そう思いながら尚も両腕を押し込んでいくと、視界の隅で何かが蠢くのが見える。
『――っ!? いけない! コーイチ、今すぐ逃げて!』
「わ、わかった」
ロキの必死の叫びに、俺は叩き付けていた腕を支点にくるりと回転して地面へと降りると、距離を取るように大きく跳ぶ。
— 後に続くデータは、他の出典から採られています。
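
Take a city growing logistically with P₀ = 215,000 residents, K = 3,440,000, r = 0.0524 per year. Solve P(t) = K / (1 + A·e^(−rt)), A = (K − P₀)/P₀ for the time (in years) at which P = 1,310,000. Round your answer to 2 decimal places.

A = (3440000 − 215000)/215000 = 15
1310000 = 3440000/(1 + 15·e^(−0.0524t)) → 1 + 15·e^(−0.0524t) = 2.62595
e^(−0.0524t) = 0.108397 → t = ln(9.22535)/0.0524 = 2.22196/0.0524

t ≈ 42.40 years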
直後、黒い霧が一際大きく波打ったかと思うと、全方位に向かって鋭い針のような棘が空気を切り裂きながら生えてくる。
「なっ! んなっ!」
尚も伸び続ける針に驚愕しながら慌てて後退を繰り返し、どうにか針による一撃を喰らうことを避けることには成功する。
「び……っくりした」
不定形の霧から、全身がまるでウニのような形に変わったぞ。
ただ、ウニ形態は長く維持できないのか。伸びなくなったと思った尖端部分からボロボロと崩れ始めている。
「あれは……咄嗟の防御行動ということか?」
『見て、コーイチ!』
崩れてボロボロと朽ちた針の残骸を見ていると、ロキが顔を寄せて来て前を見るように促してくる。
『あいつ、また形が変わった』
「何だって!?」
ロキの声に反応して顔を上げると、強烈な薙ぎ払い攻撃を仕掛けた巨大な腕が霧散していくのが見える。
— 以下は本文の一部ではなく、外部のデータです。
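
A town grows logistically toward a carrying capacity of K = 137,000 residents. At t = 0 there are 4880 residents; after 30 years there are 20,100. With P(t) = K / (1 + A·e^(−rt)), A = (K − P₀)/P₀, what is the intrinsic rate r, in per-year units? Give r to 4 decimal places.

A = (137000 − 4880)/4880 = 27.07377
20100 = 137000/(1 + 27.07377·e^(−r·30)) → e^(−30r) = (6.81592 − 1)/27.07377 = 0.214818
r = −ln(0.214818)/30 = 1.53797/30

r ≈ 0.0513 per year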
あれだけの攻撃力を誇る腕を捨てて、いったいどんな姿になるのか?
一体どんな形態変化を見せるのかと思いながらレオン王子の方へと目を向けると、
「……えっ?」
そこにはあれだけ充満していた黒い霧が晴れ、両腕をだらりと下げた猫背のレオン王子がいた。
「黒い霧は……何処に行ったんだ?」
『いるよ。もう姿を現す』
ロキの声に応えるように、レオン王子の足元から黒い霧は噴出したかと思うと、彼の体を薄く覆うようにまとわりつく。
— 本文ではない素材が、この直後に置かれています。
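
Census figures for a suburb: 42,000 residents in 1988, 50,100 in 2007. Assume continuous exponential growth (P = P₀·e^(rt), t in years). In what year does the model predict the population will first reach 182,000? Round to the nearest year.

year 2146

r = ln(50100/42000) / 19 = 0.17635/19 ≈ 0.009282 per year
t = ln(182000/42000) / r = 1.46634/0.009282 ≈ 157.98 years after 1988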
そうして一回り大きくなったレオン王子を見て、俺はあることに気付く。
「あれって……俺たちと同じ?」
『うん、真似っこしてきた……ムカつく』
まさかの俺たちと同じ作戦を取って来たレオン王子たちに、ロキが不快感を露にする。
『コーイチ、ボクたちの真似をしても勝てっこないこと見せつけてやろう』
「ああ、勿論だ」
俺たちが拳を合わせて頷き合うと、レオン王子たちも同じように手を合わせて見せる。
「……野郎」
とことん俺たちの真似をするつもりか?
どういう腹積もりかわからないが、ここは格の違いというやつを見せてやろう。
「ロキ、本気でやるよ」
『当然、ボコボコにしてやろう』
俺たちは再び頷き合うと、自分たちの偽物同然となったレオン王子たちを倒すために再び前へと出た。